So now you know how to identify security vulnerabilities in your container images, but how do you actually prevent those compromised images from being used? Well, hopefully, someone doing a deployment would carefully check every image before deploying it, but you can't really rely on that.

Binary authorization is a deploy time security control that ensures only trusted container images are deployed onto Google Kubernetes Engine. Now, this is incredibly useful for preventing anyone from deploying a container image into production that: contain serious bugs or security issues, has not been approved for release, comes from an unapproved or unknown source, or was created by a malicious user.

Binary authorization enables you to either allow or block image deployment based upon the policies you define. So you can whitelist a trusted third party image not in cloud marketplace, or you can blacklist older versions of your product with known vulnerabilities. You can also leverage integrations with container analysis. For example, you can configure it to block images with one or more critical vulnerabilities in it. Or you could only allow images with a CVE severity score of less than five.

Now, as I said, with binary authorization, you define policies. These policies define certain attestations that must be present before an image can be deployed across your clusters. These policies can be used to ensure that your images follow the correct path through your deployment pipeline without skipping any steps.

At each checkpoint, you can create an attestation certifying that the image has correctly passed that check. Attestations can come from either automated systems or from people. So for example, you may want to ensure that your image has been scanned for vulnerabilities and that no anomalies turned up.

An automated system can watch your repository for new images, scan them, and then sign the images that pass using its cryptographic key. Or you may want to ensure that your image has been validated by your QA team. One of the QA team members could use their key to sign an attestation verifying that the image has successfully passed through QA.

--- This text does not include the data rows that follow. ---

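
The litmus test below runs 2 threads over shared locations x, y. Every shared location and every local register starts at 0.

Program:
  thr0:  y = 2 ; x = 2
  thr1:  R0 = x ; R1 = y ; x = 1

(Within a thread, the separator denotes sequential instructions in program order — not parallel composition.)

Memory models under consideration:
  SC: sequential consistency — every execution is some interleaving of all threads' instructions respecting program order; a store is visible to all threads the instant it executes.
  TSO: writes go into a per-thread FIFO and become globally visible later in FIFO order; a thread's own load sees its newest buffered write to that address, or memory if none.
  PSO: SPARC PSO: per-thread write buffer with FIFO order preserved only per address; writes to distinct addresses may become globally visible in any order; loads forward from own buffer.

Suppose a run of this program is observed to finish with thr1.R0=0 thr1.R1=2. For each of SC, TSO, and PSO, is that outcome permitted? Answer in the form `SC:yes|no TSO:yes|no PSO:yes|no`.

outcome vector order: (thr1.R0,thr1.R1)
[SC] allowed = {00 02 22}
[TSO] allowed = {00 02 22}
[PSO] allowed = {00 02 20 22}
target 02 ∈ {SC,TSO,PSO}

SC:yes TSO:yes PSO:yes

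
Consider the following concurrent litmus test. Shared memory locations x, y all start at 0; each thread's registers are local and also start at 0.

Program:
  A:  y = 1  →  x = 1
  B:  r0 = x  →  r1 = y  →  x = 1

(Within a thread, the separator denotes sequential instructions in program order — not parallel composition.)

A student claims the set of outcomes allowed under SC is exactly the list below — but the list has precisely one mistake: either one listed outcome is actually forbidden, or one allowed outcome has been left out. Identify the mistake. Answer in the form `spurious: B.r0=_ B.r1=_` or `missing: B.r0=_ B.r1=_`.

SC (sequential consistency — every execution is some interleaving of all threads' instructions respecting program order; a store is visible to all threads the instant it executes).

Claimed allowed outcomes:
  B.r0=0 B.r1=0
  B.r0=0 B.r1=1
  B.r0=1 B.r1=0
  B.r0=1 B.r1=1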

Binary authorization also integrates with cloud audit logging to record failed pod creation attempts for later review. So anytime a deployment fails, you can figure out why. Also, if an unauthorized user attempts to deploy a blocked image, you will have an audit trail.

So far, this sounds great. But what about during an emergency, you say? What if I need to deploy a patch right now and I don't have time to go through all the normal channels? Well, binary authorization also has a break glass deployment feature. If you set the break glass flag for a deployment, you will be allowed to deploy an image even if it violates policy. However, audit logs will be recorded so that your incidence response team can review this deployment later. Now, with binary authorization, you have complete control over what checks need to happen before any image is deployed to one of your clusters.